СУДЬБА НИЖНЕТАГИЛЬСКОГО МЯСОТОРГОВЦА ГЕРАСИМА ФОМИЧЕВА
Революция в судьбе мясоторговца Герасима Фомичева и скотовода Василия Геруса
Гороховские чтения : Материалы восьмой региональной музейной конференции / сост., науч. ред. А. Э. Алакшин. — Челябинск, 2017. — 363 с
В. В. Кашин.
До революции большое заводское селение, каким являлся Нижний Тагил с населением 50 тысяч человек, а тем более уездный город Челябинск (около 70 тысяч), обойтись мясом собственного скота никак не могло.
Потребное количество мяса обеспечивал выращенный в степных районах скот. Закупали его большими партиями до двух тысяч голов в Поволжье, Оренбургской, Акмолинской губерниях, доставляя по железной дороге или перегоняя по трактам.
По прибытии на место крупный рогатый скот определялся на вольный выпас. При этом он не только восстанавливался от утомительной дороги, но и нагуливал по сотне килограммов. Скотопромышленники были заинтересованы в подножном откорме, так как упитанное животное обеспечивало до 55 % выхода мяса с туши.
Кстати, одной из причин провала продовольственной политики царского правительства явился переход весной 1915 г. от закупок непосредственно мяса к поставкам живого скота. Если раньше население охотно покупало отходы мяса по приемлемым ценам, что стимулировало всю цепочку мясоторговли, то теперь посредникам и поставщикам стало невыгодно откармливать скот. Выход мясного белка и жира уменьшился на треть1.
Закупать скот за тысячу верст посылали самых ловких и изворотливых приказчиков. Во время Гражданской войны опытные гонщики умели доставлять гурты из степных областей «гоном по глуши». Они намеренно огибали крупные города, такие как Челябинск и Екатеринбург, так как правила обязывали проходить там ветеринарное освидетельствование и платить сборы в казну.
Баранину гуртовщики закупали оптом в казахских и калмыцких степях. Летом везли живыми головами, а зимой привозили по железной дороге обработанные туши — так называемые стяги. Особенно славилась сочным и наваристым мясом калмыцкая курдючная порода, которая давала пуд мяса с одной туши. В ходе забоя скота оставались шкуры — ценное сырье для кожевенной отрасли.
Особенным спросом пользовались и прочные лосиные и оленьи кожи, которые задешево закупались на севере Пермской губернии, а до железной дороги досталялись по санному пути.

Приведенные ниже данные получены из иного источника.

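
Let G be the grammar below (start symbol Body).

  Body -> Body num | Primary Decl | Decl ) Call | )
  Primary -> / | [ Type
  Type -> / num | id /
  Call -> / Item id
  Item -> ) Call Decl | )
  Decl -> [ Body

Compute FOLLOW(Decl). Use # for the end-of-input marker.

In Body -> Primary Decl: Decl is at the end, add FOLLOW(Body) = { #, ), id, num }.
In Body -> Decl ) Call: add FIRST() Call) = { ) }.
In Item -> ) Call Decl: Decl is at the end, add FOLLOW(Item) = { id }.
Union: FOLLOW(Decl) = { #, ), id, num }.

{ #, ), id, num }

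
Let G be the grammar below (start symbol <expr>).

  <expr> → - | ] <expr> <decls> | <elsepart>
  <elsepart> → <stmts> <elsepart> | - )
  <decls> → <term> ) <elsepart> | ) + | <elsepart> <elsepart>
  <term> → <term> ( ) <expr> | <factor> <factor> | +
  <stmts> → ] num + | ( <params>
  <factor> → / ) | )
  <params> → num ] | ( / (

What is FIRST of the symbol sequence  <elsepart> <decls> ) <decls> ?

Add FIRST(<elsepart>) = { (, -, ] }; <elsepart> is not nullable, stop.

{ (, -, ] }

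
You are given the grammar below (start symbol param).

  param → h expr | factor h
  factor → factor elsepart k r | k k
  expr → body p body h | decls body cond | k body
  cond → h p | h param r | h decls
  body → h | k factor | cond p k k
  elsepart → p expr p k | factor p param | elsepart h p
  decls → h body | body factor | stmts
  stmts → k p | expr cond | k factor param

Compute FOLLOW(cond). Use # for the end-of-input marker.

In expr → decls body cond: cond is at the end, add FOLLOW(expr) = { #, h, k, p, r }.
In body → cond p k k: add FIRST(p k k) = { p }.
In stmts → expr cond: cond is at the end, add FOLLOW(stmts) = { #, h, k, p, r }.
Union: FOLLOW(cond) = { #, h, k, p, r }.

{ #, h, k, p, r }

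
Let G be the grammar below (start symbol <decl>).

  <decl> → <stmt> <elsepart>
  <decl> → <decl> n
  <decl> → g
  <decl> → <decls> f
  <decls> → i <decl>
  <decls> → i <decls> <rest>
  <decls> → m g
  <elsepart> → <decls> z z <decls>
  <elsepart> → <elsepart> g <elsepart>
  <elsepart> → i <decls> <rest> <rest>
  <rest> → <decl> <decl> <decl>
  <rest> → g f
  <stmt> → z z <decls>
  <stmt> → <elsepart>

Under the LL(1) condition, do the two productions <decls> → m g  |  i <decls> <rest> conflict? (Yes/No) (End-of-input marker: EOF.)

No

FIRST(m g) = { m } and FIRST(i <decls> <rest>) = { i }.
The FIRST sets are disjoint and neither alternative is nullable — no conflict.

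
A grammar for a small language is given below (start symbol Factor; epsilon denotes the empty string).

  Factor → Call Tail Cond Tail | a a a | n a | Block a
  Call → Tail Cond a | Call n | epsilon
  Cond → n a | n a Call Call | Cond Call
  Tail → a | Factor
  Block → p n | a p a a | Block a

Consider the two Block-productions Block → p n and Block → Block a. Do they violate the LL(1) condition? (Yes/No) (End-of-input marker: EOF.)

Yes

FIRST(p n) = { p } and FIRST(Block a) = { a, p }.
Both contain p, so the two alternatives are not disjoint — LL(1) conflict.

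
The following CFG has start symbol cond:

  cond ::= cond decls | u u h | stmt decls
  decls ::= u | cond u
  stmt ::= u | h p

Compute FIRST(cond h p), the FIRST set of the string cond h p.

{ h, u }

Add FIRST(cond) = { h, u }; cond is not nullable, stop.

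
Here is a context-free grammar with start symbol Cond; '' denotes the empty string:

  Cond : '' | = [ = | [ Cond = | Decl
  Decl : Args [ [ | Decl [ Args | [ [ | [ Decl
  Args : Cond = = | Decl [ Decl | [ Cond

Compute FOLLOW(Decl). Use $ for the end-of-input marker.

{ $, =, [ }

In Cond : Decl: Decl is at the end, add FOLLOW(Cond) = { $, =, [ }.
In Decl : Decl [ Args: add FIRST([ Args) = { [ }.
In Decl : [ Decl: Decl is at the end, add FOLLOW(Decl) = { $, =, [ }.
In Args : Decl [ Decl: add FIRST([ Decl) = { [ }.
In Args : Decl [ Decl: Decl is at the end, add FOLLOW(Args) = { $, =, [ }.
Union: FOLLOW(Decl) = { $, =, [ }.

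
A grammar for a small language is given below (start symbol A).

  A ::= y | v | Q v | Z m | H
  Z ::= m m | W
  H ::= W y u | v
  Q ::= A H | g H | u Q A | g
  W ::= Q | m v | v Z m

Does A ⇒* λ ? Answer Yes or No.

No nonterminal in this grammar is nullable.
No production of A has an RHS whose symbols are all nullable, so A is not nullable.

No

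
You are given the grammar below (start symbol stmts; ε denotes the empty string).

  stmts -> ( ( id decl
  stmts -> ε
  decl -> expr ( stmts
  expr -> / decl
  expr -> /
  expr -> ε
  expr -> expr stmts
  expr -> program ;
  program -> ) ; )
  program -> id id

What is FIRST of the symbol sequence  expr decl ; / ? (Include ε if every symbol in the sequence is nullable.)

{ (, ), /, id }

Add FIRST(expr)\{ε} = { (, ), /, id }; expr is nullable, continue.
Add FIRST(decl) = { (, ), /, id }; decl is not nullable, stop.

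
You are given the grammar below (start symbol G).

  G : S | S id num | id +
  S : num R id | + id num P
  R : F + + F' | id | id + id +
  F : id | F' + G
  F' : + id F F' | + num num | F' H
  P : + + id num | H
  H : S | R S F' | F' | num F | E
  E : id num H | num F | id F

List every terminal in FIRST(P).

{ +, id, num }

P : + + id num contributes {+}.
From P : H: add FIRST(H) = { +, id, num }.
Union: FIRST(P) = { +, id, num }.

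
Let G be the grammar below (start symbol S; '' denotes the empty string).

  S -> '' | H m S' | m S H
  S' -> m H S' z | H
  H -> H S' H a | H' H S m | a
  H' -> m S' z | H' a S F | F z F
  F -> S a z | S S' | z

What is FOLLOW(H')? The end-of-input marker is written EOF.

In H -> H' H S m: add FIRST(H S m) = { a, m, z }.
In H' -> H' a S F: add FIRST(a S F) = { a }.
Union: FOLLOW(H') = { a, m, z }.

{ a, m, z }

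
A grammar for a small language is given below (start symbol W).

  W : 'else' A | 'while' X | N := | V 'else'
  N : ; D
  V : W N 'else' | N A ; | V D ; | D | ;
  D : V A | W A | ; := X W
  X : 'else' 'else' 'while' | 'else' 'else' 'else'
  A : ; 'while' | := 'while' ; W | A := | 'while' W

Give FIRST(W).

W : 'else' A contributes {'else'}.
W : 'while' X contributes {'while'}.
From W : N :=: add FIRST(N) = { ; }.
From W : V 'else': add FIRST(V) = { 'else', 'while', ; }.
Union: FIRST(W) = { 'else', 'while', ; }.

{ 'else', 'while', ; }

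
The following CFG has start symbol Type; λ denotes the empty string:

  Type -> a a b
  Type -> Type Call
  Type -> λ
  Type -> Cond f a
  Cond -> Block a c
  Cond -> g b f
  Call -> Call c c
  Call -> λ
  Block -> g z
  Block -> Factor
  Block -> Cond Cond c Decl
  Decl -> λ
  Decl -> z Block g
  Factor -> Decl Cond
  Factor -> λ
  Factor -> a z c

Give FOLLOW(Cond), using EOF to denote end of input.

In Type -> Cond f a: add FIRST(f a) = { f }.
In Block -> Cond Cond c Decl: add FIRST(Cond c Decl) = { a, g, z }.
In Block -> Cond Cond c Decl: add FIRST(c Decl) = { c }.
In Factor -> Decl Cond: Cond is at the end, add FOLLOW(Factor) = { a, g }.
Union: FOLLOW(Cond) = { a, c, f, g, z }.

{ a, c, f, g, z }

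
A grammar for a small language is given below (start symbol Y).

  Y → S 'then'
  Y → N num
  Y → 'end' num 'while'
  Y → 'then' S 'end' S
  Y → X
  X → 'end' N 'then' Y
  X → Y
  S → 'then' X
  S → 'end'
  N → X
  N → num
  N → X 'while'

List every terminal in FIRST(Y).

{ 'end', 'then', num }

From Y → S 'then': add FIRST(S) = { 'end', 'then' }.
From Y → N num: add FIRST(N) = { 'end', 'then', num }.
Y → 'end' num 'while' contributes {'end'}.
Y → 'then' S 'end' S contributes {'then'}.
From Y → X: add FIRST(X) = { 'end', 'then', num }.
Union: FIRST(Y) = { 'end', 'then', num }.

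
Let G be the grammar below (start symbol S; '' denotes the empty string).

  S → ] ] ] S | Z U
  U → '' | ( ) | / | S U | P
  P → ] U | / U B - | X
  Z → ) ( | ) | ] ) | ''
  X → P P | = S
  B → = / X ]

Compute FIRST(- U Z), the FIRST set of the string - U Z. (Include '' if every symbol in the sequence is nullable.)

- is a terminal; add {-} and stop.

{ - }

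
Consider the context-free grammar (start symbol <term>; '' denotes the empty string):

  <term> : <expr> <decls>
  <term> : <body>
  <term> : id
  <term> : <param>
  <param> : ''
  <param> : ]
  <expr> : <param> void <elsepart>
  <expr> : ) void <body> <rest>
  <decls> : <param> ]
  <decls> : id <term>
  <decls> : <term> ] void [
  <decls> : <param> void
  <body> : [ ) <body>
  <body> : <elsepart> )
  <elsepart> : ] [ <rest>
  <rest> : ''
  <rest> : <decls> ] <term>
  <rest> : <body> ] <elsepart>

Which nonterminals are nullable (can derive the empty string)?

Directly nullable (have an ''-production): <param>, <rest>.
<term> : <param> with every symbol nullable, so <term> is nullable.
No other nonterminal has a production whose RHS symbols are all nullable.

{ <param>, <rest>, <term> }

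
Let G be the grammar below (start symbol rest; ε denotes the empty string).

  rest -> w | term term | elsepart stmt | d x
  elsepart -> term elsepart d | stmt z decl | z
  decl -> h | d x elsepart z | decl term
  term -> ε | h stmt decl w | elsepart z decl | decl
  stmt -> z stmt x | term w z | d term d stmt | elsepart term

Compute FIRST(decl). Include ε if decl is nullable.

{ d, h }

decl -> h contributes {h}.
decl -> d x elsepart z contributes {d}.
From decl -> decl term: add FIRST(decl) = { d, h }.
Union: FIRST(decl) = { d, h }.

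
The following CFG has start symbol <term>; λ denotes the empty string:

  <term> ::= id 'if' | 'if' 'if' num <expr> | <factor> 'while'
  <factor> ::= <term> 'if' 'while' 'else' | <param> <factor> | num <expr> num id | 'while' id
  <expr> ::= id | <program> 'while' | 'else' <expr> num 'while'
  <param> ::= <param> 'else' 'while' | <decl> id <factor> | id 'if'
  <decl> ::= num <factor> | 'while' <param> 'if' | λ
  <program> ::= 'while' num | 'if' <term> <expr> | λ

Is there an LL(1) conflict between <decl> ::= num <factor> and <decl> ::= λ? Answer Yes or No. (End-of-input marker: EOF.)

FIRST(num <factor>) = { num } and FIRST(λ) = { λ }.
The second is nullable but FOLLOW(<decl>) = { id } is disjoint from FIRST of the first.

No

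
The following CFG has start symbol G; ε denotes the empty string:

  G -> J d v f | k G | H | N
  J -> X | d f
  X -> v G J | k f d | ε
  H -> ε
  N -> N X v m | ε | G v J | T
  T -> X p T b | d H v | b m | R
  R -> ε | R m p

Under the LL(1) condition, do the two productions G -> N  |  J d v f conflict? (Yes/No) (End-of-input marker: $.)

FIRST(N) = { b, d, k, m, p, v, ε } and FIRST(J d v f) = { d, k, v }.
Both contain d, so the two alternatives are not disjoint — LL(1) conflict.

Yes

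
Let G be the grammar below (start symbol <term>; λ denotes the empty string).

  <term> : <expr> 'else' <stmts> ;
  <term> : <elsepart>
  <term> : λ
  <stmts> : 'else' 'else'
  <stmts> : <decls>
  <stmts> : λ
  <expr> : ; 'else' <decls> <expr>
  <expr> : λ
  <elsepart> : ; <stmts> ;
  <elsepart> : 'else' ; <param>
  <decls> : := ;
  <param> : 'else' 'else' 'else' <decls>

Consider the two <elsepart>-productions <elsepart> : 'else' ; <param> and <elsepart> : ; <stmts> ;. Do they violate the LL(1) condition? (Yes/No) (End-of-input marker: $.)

FIRST('else' ; <param>) = { 'else' } and FIRST(; <stmts> ;) = { ; }.
The FIRST sets are disjoint and neither alternative is nullable — no conflict.

No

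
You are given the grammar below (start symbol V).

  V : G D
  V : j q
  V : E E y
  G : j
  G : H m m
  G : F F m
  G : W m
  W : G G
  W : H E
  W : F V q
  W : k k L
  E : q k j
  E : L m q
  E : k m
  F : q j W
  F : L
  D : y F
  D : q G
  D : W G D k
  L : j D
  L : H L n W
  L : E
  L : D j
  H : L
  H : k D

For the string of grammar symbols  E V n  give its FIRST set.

{ j, k, q, y }

Add FIRST(E) = { j, k, q, y }; E is not nullable, stop.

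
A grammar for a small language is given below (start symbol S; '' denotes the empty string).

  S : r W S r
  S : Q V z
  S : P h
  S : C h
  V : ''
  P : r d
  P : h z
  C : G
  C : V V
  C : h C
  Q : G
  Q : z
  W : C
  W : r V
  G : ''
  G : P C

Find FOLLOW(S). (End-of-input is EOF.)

{ EOF, r }

S is the start symbol, so EOF ∈ FOLLOW(S).
In S : r W S r: add FIRST(r) = { r }.
Union: FOLLOW(S) = { EOF, r }.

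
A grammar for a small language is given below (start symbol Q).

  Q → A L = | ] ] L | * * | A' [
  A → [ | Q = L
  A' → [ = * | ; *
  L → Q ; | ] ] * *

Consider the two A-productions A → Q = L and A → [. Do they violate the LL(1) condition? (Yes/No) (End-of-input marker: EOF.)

Yes

FIRST(Q = L) = { *, ;, [, ] } and FIRST([) = { [ }.
Both contain [, so the two alternatives are not disjoint — LL(1) conflict.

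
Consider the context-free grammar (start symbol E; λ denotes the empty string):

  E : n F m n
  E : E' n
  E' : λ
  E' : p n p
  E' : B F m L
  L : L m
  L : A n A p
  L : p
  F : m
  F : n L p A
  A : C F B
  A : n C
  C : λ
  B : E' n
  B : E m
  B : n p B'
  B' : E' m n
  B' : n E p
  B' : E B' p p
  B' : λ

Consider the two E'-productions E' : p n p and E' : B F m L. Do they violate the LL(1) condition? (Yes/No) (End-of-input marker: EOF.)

Yes

FIRST(p n p) = { p } and FIRST(B F m L) = { n, p }.
Both contain p, so the two alternatives are not disjoint — LL(1) conflict.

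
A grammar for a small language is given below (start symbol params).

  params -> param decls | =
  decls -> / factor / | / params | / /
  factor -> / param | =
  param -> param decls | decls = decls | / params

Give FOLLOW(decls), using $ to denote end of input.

In params -> param decls: decls is at the end, add FOLLOW(params) = { $, /, = }.
In param -> param decls: decls is at the end, add FOLLOW(param) = { / }.
In param -> decls = decls: add FIRST(= decls) = { = }.
In param -> decls = decls: decls is at the end, add FOLLOW(param) = { / }.
Union: FOLLOW(decls) = { $, /, = }.

{ $, /, = }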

Мясные распродажи и заготовки начинались в декабре и продолжались до Рождества. Свежее мясо коптили, солили, вялили или сдавали в колбасные лавки. Приобретенное мясо хозяева хранили до лета в оборудованных ледниках и погребах четвертями туш.
В Нижнем Тагиле с середины XIX в. по велению Авроры Карловны Шернваль-Демидовой-Карамзиной (1808–1902) заводоуправление выделяло средства на ежедневное горячее питание шахтеров-подземщиков.
Ежегодно контора на торгах заключала договор на закуп мяса. Постоянными поставщиками в начале ХХ в. неизменно были братья Фомичевы, которые соглашались брать 6 копеек за фунт мяса (410 граммов)2.
Постепенно в Нижнем Тагиле сложились семейные кланы крупных гуртовщиков и мясоторговцев. Это были братья Фомичевы, Куликовы, Шибневы, отец и сын Шепелевы и др.
Одним из характерных представителей этой среды был Герасим Никонович Фомичев. Судьба выходца из социальных низов, его постоянная борьба за выживание и успех представляют определенный интерес в рамках поиска ответа на вечный вопрос: «Что мы потеряли и приобрели в результате русской революции?»
В Нижнетагильском городском историческом архиве в фонде «Лица, лишенные избирательных прав, 1930-е годы» хранится достаточно содержательная и подробная автобиография Герасима Фомичева, названная им «Описание моей жизни».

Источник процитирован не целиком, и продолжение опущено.